Subgroup Generalization and Fairness of Graph Neural Networks
This addresses fairness and generalization issues in GNNs for researchers and practitioners, but it is incremental as it builds on existing PAC-Bayesian analysis.
The paper tackles the problem of understanding generalization and fairness in graph neural networks (GNNs) for non-IID node-level tasks, showing that the distance between test subgroups and the training set affects performance and fairness, with experimental support across models and datasets.

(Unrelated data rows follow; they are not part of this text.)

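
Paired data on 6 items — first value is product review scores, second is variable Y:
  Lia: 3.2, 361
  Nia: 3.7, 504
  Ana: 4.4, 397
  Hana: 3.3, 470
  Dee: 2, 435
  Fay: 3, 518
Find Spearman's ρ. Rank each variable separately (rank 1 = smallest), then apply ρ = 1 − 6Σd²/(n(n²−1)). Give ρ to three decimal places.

-0.143

Ranks of variable 1: 3, 5, 6, 4, 1, 2
Ranks of variable 2: 1, 5, 2, 4, 3, 6
d = r₁ − r₂: 2, 0, 4, 0, -2, -4
d²: 4, 0, 16, 0, 4, 16; Σd² = 40
ρ = 1 − 6·40/(6·35) = 1 − 240/210 = -0.143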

Despite enormous successful applications of graph neural networks (GNNs), theoretical understanding of their generalization ability, especially for node-level tasks where data are not independent and identically-distributed (IID), has been sparse. The theoretical investigation of the generalization performance is beneficial for understanding fundamental issues (such as fairness) of GNN models and designing better learning methods. In this paper, we present a novel PAC-Bayesian analysis for GNNs under a non-IID semi-supervised learning setup. Moreover, we analyze the generalization performances on different subgroups of unlabeled nodes, which allows us to further study an accuracy-(dis)parity-style (un)fairness of GNNs from a theoretical perspective. Under reasonable assumptions, we demonstrate that the distance between a test subgroup and the training set can be a key factor affecting the GNN performance on that subgroup, which calls special attention to the training node selection for fair learning. Experiments across multiple GNN models and datasets support our theoretical results.